There is broad agreement that exposure to racial epithets, where deemed “severe and pervasive,” alters the terms and conditions of employment and is actionable discrimination under Title VII. See, e.g., Rodgers v. W.S. Life Ins. Co., 12 F.3d 668, 675 (7th Cir. 1993) (quoting Meritor Sav. Bank, 477 U.S. at 67); Spriggs v. Diamond Auto Glass, 242 F.3d 179, 185 (4th Cir. 2001) (same, quoting Rodgers, 12 F.3d at 675); Richardson v. N.Y. State Dept of Corr. Serv., 180 F.3d 426, 439 (2d Cir. 1999), abrogated on other grounds, Burlington N. & Santa Fe Ry. Co. v. White, 548 U.S. 53 (2006) (same, quoting Rodgers, 12 F.3d at 675)). And the consensus is that when the N-word is wielded in the workplace, its toxicity is magnified. In Rodgers, the Seventh Circuit opined that “no single act can more quickly alter the conditions of employment and create an abusive working environment than the use of an unambiguously racial epithet such as ‘Nigger’ by a supervisor in the presence of his subordinates.” 12 F.3d at 675. Likewise, in McGinest, the Ninth Circuit concluded that use of the N-word in reference to a Black employee and the prevalence of racially charged graffiti at the workplace were “significant exacerbating factors in evaluating the severity of the racial hostility.” 360 F.3d at 1116.

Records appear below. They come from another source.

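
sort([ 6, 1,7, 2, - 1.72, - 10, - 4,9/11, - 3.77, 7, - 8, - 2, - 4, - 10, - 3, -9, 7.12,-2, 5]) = [- 10, - 10, - 9, - 8, - 4, - 4 , - 3.77, - 3,  -  2, - 2,  -  1.72, 9/11, 1, 2, 5,6, 7,  7,  7.12 ]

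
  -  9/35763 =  - 3/11921 = - 0.00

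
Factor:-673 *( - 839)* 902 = 509311594 = 2^1*11^1*41^1 * 673^1 *839^1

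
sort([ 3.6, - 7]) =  [  -  7,3.6 ]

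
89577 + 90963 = 180540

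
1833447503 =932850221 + 900597282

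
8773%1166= 611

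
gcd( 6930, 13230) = 630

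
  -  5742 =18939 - 24681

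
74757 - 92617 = - 17860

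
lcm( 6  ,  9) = 18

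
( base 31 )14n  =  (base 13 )673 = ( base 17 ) 3e3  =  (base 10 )1108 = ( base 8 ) 2124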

In the absence of definitive guidance from this Court, however, lower courts have split on whether a single utterance of (or limited exposure to) the N-word at work can be severe enough to constitute a hostile work environment. The Third, Fourth, and D.C. Circuits agree that it can. See Castleberry v. STI Grp., 863 F.3d 259, 264 (3d Cir. 2017) (holding that “one such instance” of the N-word “can suffice to state a claim”); Boyer-Lberto v. Fontainebleau Corp., 786 F.3d 264, 280 (4th Cir. 2015) (en banc) (holding that “a reasonable jury could find that ... two uses of the ‘porch monkey’ epithet,” which the court deemed as “odious” as the word “Nigger,” “whether viewed as a single incident or as a pair of discrete instances of harassment - were severe enough to engender a hostile work environment”); Ayissi-Etoh v. Fannie Mae, 712 F.3d 572, 580 (D.C. Cir. 2013) (Kavanaugh, J., concurring) (“[B]eing called the [N]-word by a supervisor ... suffices by itself to establish a racially hostile work environment.”). In contrast, the Sixth, Seventh, Eighth, and Tenth Circuits - like the Fifth Circuit here - hold that an “isolated” use of the N-word is not serious enough to constitute actionable discrimination under Title VII. See Pet. at 12-16 (collecting cases).

The Third, Fourth, and D.C. Circuits' approach accords with the social science on the uniquely pernicious effects of the N-word at work, and amici respectfully urge this Court to adopt this approach.